Adler (The Henchmen MC 14)
Page 67
Adler snorted at that. "Pretty much everyone I know is a killer, Lou. And all of 'em have a good reason. But I think ya have them all beat. There is a fine line between crazy and determined. I think ya toe it just fine." He paused for a moment before his fingers swiped up my arm again, touching the last unshaded bullet. "This one is yer brother."
It wasn't a question, but I answered it anyway. "Yes."
"Because he has been harder to find, or because ya aren't sure ya can do it?"
That was a good question.
I thought about it a lot over the years.
Was he truly hard to find?
Or had I not looked as hard for him?
"I think it is more than I am afraid of what will happen when I am finally done. This has been my mission in life. What does someone do when they accomplish it? Do they just move on? How does someone just move on? When this thing that has consumed you for so long is suddenly not there anymore?"
"Ya gotta find somethin' else to take its place. Somethin' positive," he suggested, hand sliding up to stroke down my jaw. "Somethin' that feels good."
I half-snorted at that.
"The only thing I know that feels good is eating. You want me to replace my life's mission with food? I'll blow up to three-hundred pounds."
"Ya'd still be sexy," he told me with a wicked curve to his lips. "But there is somethin' else ya find pleasin' too," he reminded me, even just the mention of it sending a shiver through my system.
"So you want me to make sex my new life's mission."
His eyes were dancing as he nodded. "Well, that or ya start collecting antique cat statues."
"Why cat statues?" I asked, smiling, never having claimed to be a cat person.
"'Cause if ya start collectin' creepy ass fuckin' dolls, I am outta here."
"What?" I asked, shaking my head, getting a feeling that this was somehow something he had given thought to. Though why that would be the case was completely beyond me. "Well, we wouldn't want that, would we?" I asked, sliding my hand up his back, finding the familiarity of it comforting, something I never could have gotten to know with any other man.
"Well, since ya brought that up," he started, voice going serious again. "Let's have that talk too. Since everything else is on the table now."
"What talk?" I asked, stomach tensing up again.
"The one about us."
"What about us?"
Why did my voice sound so choked?
Was that nervousness?
Hope?
A combination of the two?
I honestly didn't even know.
"Think ya know that ya never would have told me that story if ya weren't thinkin' thoughts more than sex."
He wasn't wrong.
I never gave men my story.
I never gave anyone my story.
Not even my family.
Not the whole of it anyway.
Parts were always mine.
But I had shared them with Adler.
It said something.
It meant something.
"I turned down a job a couple days ago to spend more time with you," I admitted, somehow feeling like that was easier to admit that maybe, just maybe, I was okay with us putting a label on this.
"I conned Roderick into takin' two of my guard shifts this week," he surprised me by admitting.
"How?"
"For such a ladies man, he's got a soft side for his buddies finding their women, no matter how much he might rib 'em about it."
"Am I your woman, Adler?" I heard my voice ask. But that couldn't be right. I would never ask something like that.
Except, there was no denying it, I had.
I had just asked him if I belonged to him.
"Duchess, ya were my woman the moment ya pushed me up against the wall."
"You sap," I declared, smiling when he leaned down and nipped my shoulder in retribution.
"Ya gonna call me yer man, Lou?"
My belly fluttered, a mix of nerves and anticipation.
This felt like an important moment.
As important as giving him my story, as getting his out of him as well.
Because this was speaking of a future.
This was promising something I had never promised someone before.
Fidelity, support, and - I was having a hard time even thinking it - love.
For someone who had been so alone in life, so fiercely independent, that there were two parts of me warring inside.

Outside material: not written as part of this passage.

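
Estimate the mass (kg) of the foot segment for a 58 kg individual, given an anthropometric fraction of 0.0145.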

The part of me that said I was okay alone, that life was easier without connections, that emotion and attachment only led to disappointment or heartache was battling the other part of me, a long-buried part, one I hadn't known still existed until Adler had found it, dug it out, brushed it off, and showed it to me. The part of me that yearned for connection, for stability, for a shoulder to lean on, for a chest to sleep on.
Adler was offering me just that.
And for the first time in my life, the part that was softer, sweeter, kinder was winning out.